Swiss Franc Stumbles Following Mix Of High Employment And Low Inflation

By Benjamin Spier,

THE TAKEAWAY: Swiss CPI in at 0.1% for April, slightly lower than expected -> Low unemployment makes interest rate hike less likely -> Franc falls against USD, little movement against the Euro

Swiss inflation came in 0.1% higher for the month of April compared to March, slightly lower than analysts’ expectations of 0.2%. Consumer Price Index was down 1.0% compared to April of last year, marking seven straight months of year-over-year declines, according to the data provided by the Federal Statistics Office.

Food and non-alcoholic beverage prices were down -0.6% for the month of April.
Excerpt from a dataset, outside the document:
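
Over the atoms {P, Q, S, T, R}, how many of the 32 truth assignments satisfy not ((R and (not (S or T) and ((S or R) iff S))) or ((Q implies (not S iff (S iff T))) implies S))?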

Alcohol and Tobacco were also down -0.8%, while clothing and shoes prices were up 3 percent.

Swiss unemployment rates also came in this morning at 3.1% for April, aligned with expectations and slightly lower than last month’s results. The contained inflation combined with the low unemployment numbers indicates a strong Swiss economy while simultaneously relieving pressures on the Swiss National Bank to raise interest rates.

The SNB is trying to avoid raising interest rates, as it attempts to stop the strengthening of its own currency so its export prices can remain low; that is why the central bank is supporting a 1.2000 floor in EUR/CHF, as Europe makes up 60% of its exports. Therefore, April’s low inflation will only strengthens the central bank's resolve to keep rates unchanged, further indicating a bearish outlook on the Swiss franc.

USD/CHF first fell following the low unemployment numbers, which is usually counterintuitive for strong economic data, and the pair fell again after the contained CPI. EUR/CHF jumped following the jobs report before being knocked back down, and seemed to be on the rise again following the contained inflation.